Well, here's occasion to break out the Carnival costumes and floats once more this year: Brazil just elected its first female president.

Dilma Rousseff's win follows major global steps toward presidential parity: In 2006, Michelle Bachelet was elected as Chile's first female president, and Cristina Fernández de Kirchner became Argentina's first female president in 2007. You might also have noticed that the 2008 U.S. election brought about many historic moments for women (so many, in fact, that some smart people have written whole books on that very subject). In the context of women's advancement, her victory is certainly something to celebrate, as are her leftist, democratic aims -- but Rousseff is also a more complex character than that narrative allows. As the Washington Post reports, she has quite the fabled past:

In the 1960s, with Brazil ruled by a military dictatorship, she joined a rebel movement and, according to Brazil's military of the time, became an urban commander of the VAR Palmares organization that robbed banks and carried out assassinations. … After her capture by the security forces in 1970, she was tortured --including hanging upside down from a metal bar, her wrists wrapped to her ankles in an excruciatingly painful position called the "parrot's perch."

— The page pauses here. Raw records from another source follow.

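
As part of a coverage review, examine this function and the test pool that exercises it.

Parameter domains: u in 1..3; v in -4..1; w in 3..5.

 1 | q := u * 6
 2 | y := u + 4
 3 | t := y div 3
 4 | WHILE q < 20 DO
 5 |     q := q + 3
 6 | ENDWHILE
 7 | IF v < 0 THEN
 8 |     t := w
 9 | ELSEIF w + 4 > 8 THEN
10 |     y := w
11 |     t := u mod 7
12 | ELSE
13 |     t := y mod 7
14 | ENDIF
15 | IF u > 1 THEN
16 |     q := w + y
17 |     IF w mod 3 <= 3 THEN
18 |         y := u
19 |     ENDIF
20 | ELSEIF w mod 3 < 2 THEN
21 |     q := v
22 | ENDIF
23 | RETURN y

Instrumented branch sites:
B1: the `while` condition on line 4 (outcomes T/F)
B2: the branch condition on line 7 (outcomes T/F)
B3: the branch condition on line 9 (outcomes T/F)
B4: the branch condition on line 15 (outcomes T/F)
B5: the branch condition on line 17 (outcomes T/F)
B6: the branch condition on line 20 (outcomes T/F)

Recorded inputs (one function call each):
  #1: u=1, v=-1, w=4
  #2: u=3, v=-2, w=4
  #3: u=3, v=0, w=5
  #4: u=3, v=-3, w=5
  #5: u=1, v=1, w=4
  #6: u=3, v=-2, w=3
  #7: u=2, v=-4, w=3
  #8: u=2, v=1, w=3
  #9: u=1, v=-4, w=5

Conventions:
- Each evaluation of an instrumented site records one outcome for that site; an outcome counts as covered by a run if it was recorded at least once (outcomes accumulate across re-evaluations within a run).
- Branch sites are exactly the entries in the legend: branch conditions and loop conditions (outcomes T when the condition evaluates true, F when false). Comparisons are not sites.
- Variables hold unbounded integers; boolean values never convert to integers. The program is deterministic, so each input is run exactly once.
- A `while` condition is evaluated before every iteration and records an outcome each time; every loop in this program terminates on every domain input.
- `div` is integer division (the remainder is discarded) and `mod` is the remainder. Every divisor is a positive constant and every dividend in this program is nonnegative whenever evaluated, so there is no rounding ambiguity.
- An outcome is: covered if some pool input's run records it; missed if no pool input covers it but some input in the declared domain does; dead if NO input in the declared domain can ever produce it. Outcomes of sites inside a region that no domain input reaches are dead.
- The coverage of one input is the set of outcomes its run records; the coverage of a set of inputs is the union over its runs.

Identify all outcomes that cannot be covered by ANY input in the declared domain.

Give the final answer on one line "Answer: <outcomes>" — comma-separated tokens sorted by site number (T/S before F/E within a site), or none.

checking every outcome against all 54 domain inputs:
  B5=F: zero occurrences over every domain input -> dead
  reachable outcomes have witnesses, e.g. B1=T (e.g. u=1, v=-4, w=3), B1=F (e.g. u=1, v=-4, w=3), B2=T (e.g. u=1, v=-4, w=3), B2=F (e.g. u=1, v=0, w=3)

Answer: B5=F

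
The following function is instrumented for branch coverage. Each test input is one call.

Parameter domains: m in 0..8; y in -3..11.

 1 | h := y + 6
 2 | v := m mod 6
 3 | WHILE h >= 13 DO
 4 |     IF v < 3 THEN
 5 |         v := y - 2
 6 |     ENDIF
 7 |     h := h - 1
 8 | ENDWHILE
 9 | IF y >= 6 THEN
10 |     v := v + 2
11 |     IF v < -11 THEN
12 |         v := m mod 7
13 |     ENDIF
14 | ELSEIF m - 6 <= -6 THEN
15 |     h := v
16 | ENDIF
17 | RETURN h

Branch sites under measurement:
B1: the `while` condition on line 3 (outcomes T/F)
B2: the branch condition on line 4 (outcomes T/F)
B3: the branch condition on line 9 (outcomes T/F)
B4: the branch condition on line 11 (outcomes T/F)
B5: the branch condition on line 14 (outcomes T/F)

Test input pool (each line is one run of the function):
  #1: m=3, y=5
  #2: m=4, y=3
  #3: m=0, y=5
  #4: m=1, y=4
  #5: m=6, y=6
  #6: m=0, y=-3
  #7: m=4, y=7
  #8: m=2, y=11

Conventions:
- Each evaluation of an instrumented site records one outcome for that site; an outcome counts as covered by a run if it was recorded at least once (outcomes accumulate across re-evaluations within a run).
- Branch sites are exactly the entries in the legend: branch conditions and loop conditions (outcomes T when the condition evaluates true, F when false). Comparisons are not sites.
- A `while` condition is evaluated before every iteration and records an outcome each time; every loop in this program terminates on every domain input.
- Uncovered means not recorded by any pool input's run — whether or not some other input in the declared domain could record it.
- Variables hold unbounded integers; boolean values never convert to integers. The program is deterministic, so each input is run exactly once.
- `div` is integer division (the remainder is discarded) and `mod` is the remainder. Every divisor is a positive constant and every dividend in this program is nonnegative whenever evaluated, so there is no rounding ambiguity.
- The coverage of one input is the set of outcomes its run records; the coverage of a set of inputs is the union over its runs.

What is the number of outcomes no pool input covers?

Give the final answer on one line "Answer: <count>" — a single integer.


input #1, m=3, y=5: outcomes B1=F, B3=F, B5=F
input #2, m=4, y=3: outcomes B1=F, B3=F, B5=F
input #3, m=0, y=5: outcomes B1=F, B3=F, B5=T
input #4, m=1, y=4: outcomes B1=F, B3=F, B5=F
input #5, m=6, y=6: outcomes B1=F, B3=T, B4=F
input #6, m=0, y=-3: outcomes B1=F, B3=F, B5=T
input #7, m=4, y=7: outcomes B1=T, B1=F, B2=F, B3=T, B4=F
input #8, m=2, y=11: outcomes B1=T, B1=F, B2=T, B2=F, B3=T, B4=F
union over the pool: B1=T, B1=F, B2=T, B2=F, B3=T, B3=F, B4=F, B5=T, B5=F
uncovered (1 of 10): B4=T
Answer: 1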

Rousseff, who campaigned on the promise of reducing poverty and giving the government greater economic control, has little in the way of actual political experience, but the 62-year-old was given an enormous boost by the endorsement of Luiz Inácio Lula da Silva, the country's celebrated outgoing president. Now, she says, "a new stage of democracy begins" -- although, policy-wise, the new administration isn't expected to differ much from the current one. Only, this time around, there will be a lady at the helm.